Greek-Czech fund Emma Delta, the only remaining suitor in the race for the privatisation of Greek gambling monopoly OPAP, declined to say o if it would raise its offer for the company, as Athens has asked it to do.

Emma Delta confirmed in a statement it offered 622 million euros to buy a 33 percent stake in OPAP. That amount rises to 682 million if one includes 60 million in dividends that Greece stands to receive under the terms of the deal, it said.

"We submitted a fair and open bid," said Czech investor Jiri Smejc, who controls Emma Delta alongside Greek businessman George Melisanidis.

The sale of a controlling share in OPAP, Greeces most profitable company, is considered a test case for its ambitious privatisation programme that forms part of its EU/IMF bailout.
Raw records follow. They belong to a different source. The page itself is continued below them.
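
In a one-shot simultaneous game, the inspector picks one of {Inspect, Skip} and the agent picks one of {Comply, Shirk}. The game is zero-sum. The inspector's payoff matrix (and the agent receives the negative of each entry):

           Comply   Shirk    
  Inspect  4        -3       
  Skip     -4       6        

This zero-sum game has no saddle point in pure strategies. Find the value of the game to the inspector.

The inspector's indifference between Inspect and Skip determines the agent's mixing probability q:
  the inspector's expected payoff from Inspect: q·4 + (1−q)·(-3) = 7q - 3
  the inspector's expected payoff from Skip: q·(-4) + (1−q)·6 = -10q + 6
  7q - 3 = -10q + 6  ⇒  17q = 9  ⇒  q = 9/17.
The value is the inspector's expected payoff against this mix (using Inspect): (9/17)·4 + (8/17)·(-3) = 12/17.

v = 12/17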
Greek privatisation agency HRADF asked Emma Delta late on Monday to raise its offer and the fund has until Thursday to make up its mind.

A senior official directly involved in the sale told Reuters that Emma Delta would have to pay at least 650 million euros - the stakes minimum value as estimated by an independent valuator hired by HRADF.

That would still represent a discount to the market value of the stake, which was about 740 million euros before the offer, based on OPAPs share price on the Athens bourse.

Deutsche Bank and National Bank, Greeces main advisers, have put the price tag at 610 million euros, both the senior official and Emma Delta said.

The OPAP sale attracted little international interest, highlighting Greeces economic problems and uncertain prospects for OPAP, which faces tax increases and whose monopoly is being challenged.

"Emma Deltas due diligence before the bid highlighted various internal structural problems at OPAP, with profitability hampered by a cumbersome corporate structure and tight cash-flow, which is forecast to continue for the next two years," the fund said in its statement.

"There is also a considerable degree of uncertainty over future revenue streams like VLTs (videolottos), online gaming and the State Lotteries," it said, adding it was confident that its bid would be accepted.

Other investors in the group are Greek businessman Christos Copelouzos, Russian investment firm ICT Group, Czech Republic-based investment fund KKCG and Slovak investment fund J&T Finance.